On the morning of September 14, 1943, a strange tranquility was prevailing in the mountain villages of the Viannos region, in the south of central Crete. Everything seemed peaceful in the holiness of the day that was dawning. The villagers were wearing their good clothing and preparing to go to church, for the service of one of the most important feasts of Orthodoxy, the Exaltation of the Holy Cross.
At that time, like all of Greece, Viannos was under the Occupation of the Axis military forces during WW2. At the previous weeks, however, after the surrender of the Italians (who controlled the area), Viannos was experiencing the German siege - which had escalated into terrorism, following the killing of dozens of Wehrmacht soldiers by Cretan partisans during the preceding days.
The day before, the Germans had assured the men of the villages who had sought refuge in the mountains (for fear of retaliation for the killing of the Wehrmacht soldiers) that they would be safe to return to their villages and homes. Thus, when September 14th dawned, the Nazis' assurances and the sanctity of the day emitted a calmness that foretold nothing of the storm that would follow.

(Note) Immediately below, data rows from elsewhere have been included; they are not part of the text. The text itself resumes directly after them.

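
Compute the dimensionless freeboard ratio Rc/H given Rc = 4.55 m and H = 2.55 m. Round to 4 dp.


Relative freeboard = Rc / H
= 4.55 / 2.55
= 1.7843

1.7843


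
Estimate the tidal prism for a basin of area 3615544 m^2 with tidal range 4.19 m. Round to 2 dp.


Tidal prism = Area * Tidal range
P = 3615544 * 4.19
P = 15149129.36 m^3

15149129.36


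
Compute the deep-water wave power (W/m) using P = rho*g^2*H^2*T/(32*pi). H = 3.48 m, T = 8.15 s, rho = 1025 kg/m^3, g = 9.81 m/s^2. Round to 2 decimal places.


P = rho * g^2 * H^2 * T / (32 * pi)
P = 1025 * 9.81^2 * 3.48^2 * 8.15 / (32 * pi)
P = 1025 * 96.2361 * 12.1104 * 8.15 / 100.53096
P = 96845.21 W/m

96845.21


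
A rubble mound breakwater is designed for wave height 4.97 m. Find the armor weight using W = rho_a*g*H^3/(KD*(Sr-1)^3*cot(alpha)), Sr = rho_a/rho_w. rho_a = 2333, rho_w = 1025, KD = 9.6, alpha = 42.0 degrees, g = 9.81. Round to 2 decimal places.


Sr = rho_a / rho_w = 2333 / 1025 = 2.276098
(Sr - 1) = 1.276098
(Sr - 1)^3 = 2.078029
cot(42.0) = 1 / tan(42.0) = 1 / 0.900404 = 1.110613
Numerator = 2333 * 9.81 * 4.97^3 = 2809654.4604
Denominator = 9.6 * 2.078029 * 1.110613 = 22.155698
W = 2809654.4604 / 22.155698
W = 126814.08 N

126814.08


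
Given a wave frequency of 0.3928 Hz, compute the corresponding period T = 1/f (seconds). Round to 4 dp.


T = 1 / f
T = 1 / 0.3928
T = 2.5458 s

2.5458


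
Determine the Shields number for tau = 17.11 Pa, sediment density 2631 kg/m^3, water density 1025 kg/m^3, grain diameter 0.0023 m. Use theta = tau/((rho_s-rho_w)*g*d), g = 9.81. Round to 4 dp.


theta = tau / ((rho_s - rho_w) * g * d)
rho_s - rho_w = 2631 - 1025 = 1606
Denominator = 1606 * 9.81 * 0.0023 = 36.236178
theta = 17.11 / 36.236178
theta = 0.4722

0.4722


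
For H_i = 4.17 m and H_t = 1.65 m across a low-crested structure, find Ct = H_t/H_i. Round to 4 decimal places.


Ct = H_t / H_i
Ct = 1.65 / 4.17
Ct = 0.3957

0.3957


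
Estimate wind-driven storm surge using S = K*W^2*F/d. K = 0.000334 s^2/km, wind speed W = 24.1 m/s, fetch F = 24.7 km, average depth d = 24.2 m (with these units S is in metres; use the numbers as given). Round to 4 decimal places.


S = K * W^2 * F / d
W^2 = 24.1^2 = 580.81
S = 0.000334 * 580.81 * 24.7 / 24.2
Numerator = 0.000334 * 580.81 * 24.7 = 4.791566
S = 4.791566 / 24.2 = 0.1980 m

0.1980


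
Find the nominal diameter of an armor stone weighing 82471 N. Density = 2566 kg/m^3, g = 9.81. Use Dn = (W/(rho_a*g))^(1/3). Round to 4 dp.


V = W / (rho_a * g)
V = 82471 / (2566 * 9.81)
V = 82471 / 25172.46
V = 3.276239 m^3
Dn = V^(1/3) = 3.276239^(1/3)
Dn = 1.4852 m

1.4852


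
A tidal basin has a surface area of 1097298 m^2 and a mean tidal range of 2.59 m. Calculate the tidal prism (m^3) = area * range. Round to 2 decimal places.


Tidal prism = Area * Tidal range
P = 1097298 * 2.59
P = 2842001.82 m^3

2842001.82


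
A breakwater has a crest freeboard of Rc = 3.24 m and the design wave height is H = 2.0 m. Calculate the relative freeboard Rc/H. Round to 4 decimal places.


Relative freeboard = Rc / H
= 3.24 / 2.0
= 1.6200

1.6200


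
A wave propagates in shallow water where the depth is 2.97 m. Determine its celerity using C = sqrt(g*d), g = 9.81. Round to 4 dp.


Using the shallow-water approximation:
C = sqrt(g * d) = sqrt(9.81 * 2.97)
C = sqrt(29.1357)
C = 5.3977 m/s

5.3977


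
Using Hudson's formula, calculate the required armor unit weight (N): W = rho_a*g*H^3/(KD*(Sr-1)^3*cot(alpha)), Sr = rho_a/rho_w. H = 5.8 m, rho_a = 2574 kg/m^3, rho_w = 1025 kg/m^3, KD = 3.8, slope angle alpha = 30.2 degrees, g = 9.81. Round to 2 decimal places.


Sr = rho_a / rho_w = 2574 / 1025 = 2.511220
(Sr - 1) = 1.511220
(Sr - 1)^3 = 3.451300
cot(30.2) = 1 / tan(30.2) = 1 / 0.582014 = 1.718172
Numerator = 2574 * 9.81 * 5.8^3 = 4926761.4053
Denominator = 3.8 * 3.451300 * 1.718172 = 22.533720
W = 4926761.4053 / 22.533720
W = 218639.50 N

218639.50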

The Germans, violating their military oath, launched a mass extermination campaign, when the morning came. Generalleutnant Friedrich-Wilhelm Müller, later known as "The Butcher of Crete", ordered the simultaneous invasion of seperate groups of the 65th Regiment of the 22nd Luftlande Infanterie-Division in more than 20 villages of Viannos and Ierapetra regions.
Apparently, the order of Bruno Bräuer, commander of the "Festung Kreta" between 1942-'44, to Müller was to "destroy the province of Viannos, execute immediately, without procedure, the males who are over 16 years old as well as all those arrested in the countryside, regardless of gender and age ".
A total of 401 people were executed or slaughtered that day (out of 461 in the area throughout the whole Occupation period). The Nazi death machine showed its most horrible face here: all men over the age of 16 were led, in groups of twenty, to the execution squad. In Amiras, this happened on a terrace in Ampelia. There, the mother of the Syggelakis family saw the execution of her husband and four sons. Matthaios Christakis was led to the firing squad together with his two sons.